ウイングアーク1st(7361)が3月16日、東証1部に新規上場する。
帳票・文書管理ソリューションを柱に、企業の情報活用を促進するソフトウェアおよびクラウドサービスを提供している。2013年9月に東証2部を上場廃止になった。その後2回、上場計画を取りやめた経緯がある。19年3月は株式市場の動向が理由。20年3月には新型コロナウイルス感染拡大の影響を受けた。
カーライル・グループが運営する投資ファンドが筆頭株主(保有株比率34.79%)で、上場に際して1,063万4,700株を売り出す。公募増資は行わない。
13年に上場を廃止した理由は、①事業構造の再構築②製品開発力の強化③グローバル化④新規事業の創出――などの課題解決が急務だったため。上場を維持したまま施策を実行した場合、利益水準の低下やキャッシュフローの悪化などを伴うリスクがあったため、MBO(経営陣が参加する企業買収)による非公開化を決断した。

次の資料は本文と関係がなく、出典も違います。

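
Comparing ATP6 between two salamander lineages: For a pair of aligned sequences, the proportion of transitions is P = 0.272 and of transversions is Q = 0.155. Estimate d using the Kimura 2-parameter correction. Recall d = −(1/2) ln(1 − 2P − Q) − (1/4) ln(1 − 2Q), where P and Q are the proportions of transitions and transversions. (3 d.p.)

0.693

Under the Kimura two-parameter model, d = −½ ln(1 − 2P − Q) − ¼ ln(1 − 2Q).
1 − 2P − Q = 0.301, giving −½ ln(0.301) = 0.600323.
1 − 2Q = 0.69, giving −¼ ln(0.69) = 0.092766.
d = 0.600323 + 0.092766 = 0.693089.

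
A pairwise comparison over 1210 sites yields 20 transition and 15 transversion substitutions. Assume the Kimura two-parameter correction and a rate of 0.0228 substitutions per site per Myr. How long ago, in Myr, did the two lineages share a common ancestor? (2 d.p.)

P = 20/1210 ≈ 0.016529 and Q = 15/1210 ≈ 0.012397.
Under the Kimura two-parameter model, d = −½ ln(1 − 2P − Q) − ¼ ln(1 − 2Q).
1 − 2P − Q = 0.954545, giving −½ ln(0.954545) = 0.023260.
1 − 2Q = 0.975206, giving −¼ ln(0.975206) = 0.006277.
d = 0.023260 + 0.006277 = 0.029537.
Under a molecular clock d = 2μt, so t = d/(2μ) = 0.029537 / (2 × 0.0228) = 0.65 Myr.

0.65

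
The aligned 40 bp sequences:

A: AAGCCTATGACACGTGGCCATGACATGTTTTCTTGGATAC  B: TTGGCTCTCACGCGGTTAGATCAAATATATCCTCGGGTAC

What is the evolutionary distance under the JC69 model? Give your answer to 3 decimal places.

The sequences differ at 18 of 40 sites, so p = 18/40 = 0.45.
d = −(3/4) ln(1 − 4p/3) = −0.75 ln(1 − 0.6) = −0.75 ln(0.4)
  = −0.75 × (-0.916291) = 0.687218 substitutions/site.

0.687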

帳票・文書管理ソリューションでは、帳票に関する業務基盤として国内で最も多く利用されているソフトウェアおよびそれらをベースとしたソリューションを提供している。主力製品の「SVF」は、帳票開発の効率化と多様な出力要件に応えるための帳票基盤ソリューションで、市場シェア(帳票運用製品)は67・3%(民間の調査機関)に達している。文書管理基盤の「SPA」と合わせて、企業、公的機関の多くでDXの推進に貢献している。
今後は、業種・業務に特化したソリューションを推進する。ソフトウェアの提供だけでなく、データの価値を最大化する最適なソリューション提案を目的とした「データエンパワーメントソリューション」に注力しており、売上高の拡大とともにその比率(20年2月期に売上高全体に占める比率は37.1%)の向上に努める。継続的に顧客にサービス提供を行い、その対価をサービスの提供期間に応じて受け取る「リカーリングビジネス」の拡大を図っていく。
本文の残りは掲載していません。